L’Evasion is considered by some critics to mark the end of Brieux’s comic period. A darker tone and an exaggeration of present evils characterized the next period. Les Trois Filles de M. Dupont is considered one of the best of this period, and with its tale of wrangling over a dowry echoes Chekov’s Three Sisters with its dark irony. Several plays followed, and La Robe rouge, which would become one of his most widely known works, was staged in 1900. The play attacks the judicial and court system by showing a country family desroyed by an ambitious prosecutor who needs to convict someone in order to win promotion to Judge.
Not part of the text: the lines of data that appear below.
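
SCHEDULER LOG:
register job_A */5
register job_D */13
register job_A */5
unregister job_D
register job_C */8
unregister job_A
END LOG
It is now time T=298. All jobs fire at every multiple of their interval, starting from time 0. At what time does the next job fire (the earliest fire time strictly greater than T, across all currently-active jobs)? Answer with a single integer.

Answer: 304

Derivation:
Op 1: register job_A */5 -> active={job_A:*/5}
Op 2: register job_D */13 -> active={job_A:*/5, job_D:*/13}
Op 3: register job_A */5 -> active={job_A:*/5, job_D:*/13}
Op 4: unregister job_D -> active={job_A:*/5}
Op 5: register job_C */8 -> active={job_A:*/5, job_C:*/8}
Op 6: unregister job_A -> active={job_C:*/8}
  job_C: interval 8, next fire after T=298 is 304
Earliest fire time = 304 (job job_C)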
Les Avaries in 1901 addressed the subject of syphilis but was banned by censors from being performed in France. It was performed in Belgium, but was widely discussed in France as part of the debate over censorship, and eventually was instrumental in having the censor laws overturned. In 1905, it was finally performed in Paris, and, although not considered Brieux’s best work, its controversial subject added to his reputation. Brieux continued to regularly produce plays, many dealing with his favorite themes of children who become victims of adult manipulations. This second period of Brieux’s career, known as the “Storm and Stress” period, ended with Matemitie in 1903, a story of abortion. George Bernard Shaw used the play as one of three with which to introduce Brieux to an English speaking audience in 1911, with translations done by his wife. Shaw wrote the preface, and a critic writing for the New York Times said of the collection, “they are not pleasant plays. Yet they are plays which no one, having once taken them up, is likely to lay down till they are read. It is enough to say that these English versions, with Mr. Shaw’s eloquent preface, provide for serious persons who do not read French, an opportunity to judge for themselves what a Frenchman of great power and high sincerity is trying to do in a region which English literature has not yet dared to do more than touch upon-much less make drama of it.”
Following this period, Brieux returned to comedy briefly with plays like Les Hannetons in 1906 which looks at domestic quarrels, and La Française, which addresses foreign misconceptions of the French. Simone in 1908 returned to serious themes, drawing on the style of murder mysteries to tell the story of a daughter who finds out the truth of how her father killed her mother for committing adultery but was acquitted by the French legal system.
La Foi (translated as False Gods), performed in 1909, returns to religion as a theme. It is set in Ancient Egypt, where a young idealist convinces his countrymen to give up their belief in false gods only to discover that he has robbed them of their happiness. A New York Times reviewer called it “probably the ablest play on religion in contemporary drama.” Brieux continued writing up until World War I, when he devoted himself full time to re-educating and rehabilitating French soldiers who had been blinded. He gained the nickname “the father of the blind” for his work.
Brieux died of pleurisy in Nice on December 6, 1932.
Eugène was a member of the Académie Française since 1912.
Eugène was widely respected for both his generosity of spirit and his concern with social issues, and also for his talent for turning social problems into appealing drama.